According to a recent survey by Sleep Cycle, an alarm clock app that tracks your sleeping patterns, roughly 14% of adults in the United States use cannabis as a sleeping aid.
Sleep Cycle’s survey examined a group of 1,004 adult participants to discover the different techniques, products and rituals that Americans commonly use to help them sleep at night. Among the top results were tea, melatonin, and cannabis as a sleeping aid.
Nine percent of respondents claimed to use sleeping medications, including benzodiazepines like Xanax, which are also used to treat anxiety but often abused. However, sleeping pills came in at the bottom of the list, surpassed by common household food and beverage items like ice cream, alcohol, and soup.
Many respondents claimed to use foods that are rich in calcium like bananas (12%), ice cream (10%), and milk and cookies (14%). At the very top of the list, at 21%, was tea.
According to the American Sleep Association, 50 to 70 million adults in the United States experience some form of difficulty sleeping. Roughly 37% of 20 to 29-year-olds and 40% of 40 to 59-year-olds also claimed to experience a short sleep duration—less than the recommended 7 to 9 hours of sleep per day.

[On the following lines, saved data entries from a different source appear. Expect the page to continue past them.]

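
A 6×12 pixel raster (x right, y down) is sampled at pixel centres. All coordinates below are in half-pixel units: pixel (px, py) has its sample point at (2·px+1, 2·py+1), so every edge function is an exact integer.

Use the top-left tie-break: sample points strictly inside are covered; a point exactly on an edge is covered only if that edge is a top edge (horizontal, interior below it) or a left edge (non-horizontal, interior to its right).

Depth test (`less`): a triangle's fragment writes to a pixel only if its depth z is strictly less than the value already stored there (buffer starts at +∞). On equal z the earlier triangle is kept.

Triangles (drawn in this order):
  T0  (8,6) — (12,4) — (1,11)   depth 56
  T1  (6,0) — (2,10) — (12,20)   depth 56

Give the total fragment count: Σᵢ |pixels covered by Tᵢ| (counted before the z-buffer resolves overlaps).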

Some physicians claim that medical cannabis can help to restore your natural sleep cycle. However only a limited number of studies offer findings on the correlation between cannabis use and sleep, and the results are mixed.
According to a 2008 study from the Freiburg University Medical Center in Germany, marijuana reduces REM sleep, the stage in the sleep cycle when most dreams occur. For this reason, those afflicted with Post Traumatic Stress Disorder (PTSD) may use marijuana to minimize nightmares.

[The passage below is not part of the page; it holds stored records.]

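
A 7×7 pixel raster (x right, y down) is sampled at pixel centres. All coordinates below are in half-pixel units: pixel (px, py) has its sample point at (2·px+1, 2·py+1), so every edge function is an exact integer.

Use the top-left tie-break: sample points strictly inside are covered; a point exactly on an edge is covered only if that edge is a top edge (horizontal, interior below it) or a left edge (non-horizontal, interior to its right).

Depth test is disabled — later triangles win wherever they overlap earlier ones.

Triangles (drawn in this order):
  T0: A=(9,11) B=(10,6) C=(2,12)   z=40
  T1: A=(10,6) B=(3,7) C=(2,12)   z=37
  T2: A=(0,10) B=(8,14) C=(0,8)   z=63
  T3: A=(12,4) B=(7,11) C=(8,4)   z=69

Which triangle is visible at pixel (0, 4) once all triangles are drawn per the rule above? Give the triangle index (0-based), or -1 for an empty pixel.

T0:
  2·area = 34  (B↔C swapped to make it positive)
  edge (9, 11)→(2, 12): d=(-7,1) right/bottom  bias=-1
  edge (2, 12)→(10, 6): d=(8,-6) top-left  bias=+0
  edge (10, 6)→(9, 11): d=(-1,5) right/bottom  bias=-1
    (5,0)@(11, 1): e=[68,-34,0] → ·  [on edge]
    (4,3)@(9, 7): e=[28,2,4] → █
    (5,3)@(11, 7): e=[26,14,-6] → ·
    (3,4)@(7, 9): e=[16,6,12] → █
    (5,4)@(11, 9): e=[12,30,-8] → ·
    (2,5)@(5, 11): e=[4,10,20] → █
    (4,5)@(9, 11): e=[0,34,0] → ·  [on edge]
    (2,6)@(5, 13): e=[-10,26,18] → ·
    (3,6)@(7, 13): e=[-12,38,8] → ·
  covered (5 px):
    · · · · · · ·
    · · · · · · ·
    · · · · · · ·
    · · · · █ · ·
    · · · █ █ · ·
    · · █ █ · · ·
    · · · · · · ·
T1:
  2·area = 34  (B↔C swapped to make it positive)
  edge (10, 6)→(2, 12): d=(-8,6) right/bottom  bias=-1
  edge (2, 12)→(3, 7): d=(1,-5) top-left  bias=+0
  edge (3, 7)→(10, 6): d=(7,-1) top-left  bias=+0
    (1,3)@(3, 7): e=[34,0,0] → █  [on edge]
    (2,3)@(5, 7): e=[22,10,2] → █
    (3,3)@(7, 7): e=[10,20,4] → █
    (4,3)@(9, 7): e=[-2,30,6] → ·
    (1,4)@(3, 9): e=[18,2,14] → █
    (3,4)@(7, 9): e=[-6,22,18] → ·
    (1,5)@(3, 11): e=[2,4,28] → █
    (2,5)@(5, 11): e=[-10,14,30] → ·
    (1,6)@(3, 13): e=[-14,6,42] → ·
  covered (6 px):
    · · · · · · ·
    · · · · · · ·
    · · · · · · ·
    · █ █ █ · · ·
    · █ █ · · · ·
    · █ · · · · ·
    · · · · · · ·
T2:
  2·area = 16  (B↔C swapped to make it positive)
  edge (0, 10)→(0, 8): d=(0,-2) top-left  bias=+0
  edge (0, 8)→(8, 14): d=(8,6) right/bottom  bias=-1
  edge (8, 14)→(0, 10): d=(-8,-4) top-left  bias=+0
    (0,4)@(1, 9): e=[2,2,12] → █
    (1,4)@(3, 9): e=[6,-10,20] → ·
    (0,5)@(1, 11): e=[2,18,-4] → ·
    (1,5)@(3, 11): e=[6,6,4] → █
    (2,5)@(5, 11): e=[10,-6,12] → ·
    (1,6)@(3, 13): e=[6,22,-12] → ·
  covered (2 px):
    · · · · · · ·
    · · · · · · ·
    · · · · · · ·
    · · · · · · ·
    █ · · · · · ·
    · █ · · · · ·
    · · · · · · ·
T3:
  2·area = 28
  edge (12, 4)→(7, 11): d=(-5,7) right/bottom  bias=-1
  edge (7, 11)→(8, 4): d=(1,-7) top-left  bias=+0
  edge (8, 4)→(12, 4): d=(4,0) top-left  bias=+0
    (4,2)@(9, 5): e=[16,8,4] → █
    (5,2)@(11, 5): e=[2,22,4] → █
    (6,2)@(13, 5): e=[-12,36,4] → ·
    (4,3)@(9, 7): e=[6,10,12] → █
    (5,3)@(11, 7): e=[-8,24,12] → ·
    (4,4)@(9, 9): e=[-4,12,20] → ·
    (3,5)@(7, 11): e=[0,0,28] → ·  [on edge]
  covered (3 px):
    · · · · · · ·
    · · · · · · ·
    · · · · █ █ ·
    · · · · █ · ·
    · · · · · · ·
    · · · · · · ·
    · · · · · · ·

Z-buffer (winner per pixel, '.' = empty):
  . . . . . . .
  . . . . . . .
  . . . . 3 3 .
  . 1 1 1 3 . .
  2 1 1 0 0 . .
  . 2 0 0 . . .
  . . . . . . .

Final: 2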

Another review of the scientific literature on cannabis’ impact on sleep found that cannabidiol (CBD) may have therapeutic benefits for those afflicted with insomnia. It also found that CBD might help those who frequently fall asleep during the daytime. However, the review found that Delta-9 tetrahydrocannabinol (THC) could have a negative long-term impact on sleep quality.
This review concludes that an insufficient amount of research currently exists to draw any definitive conclusions about marijuana’s ability to treat sleeping problems. Early research suggests that, just like other conditions like anxiety, certain compounds in cannabis (i.e. CBD and THC) might help treat your sleeping problems while others exacerbate them.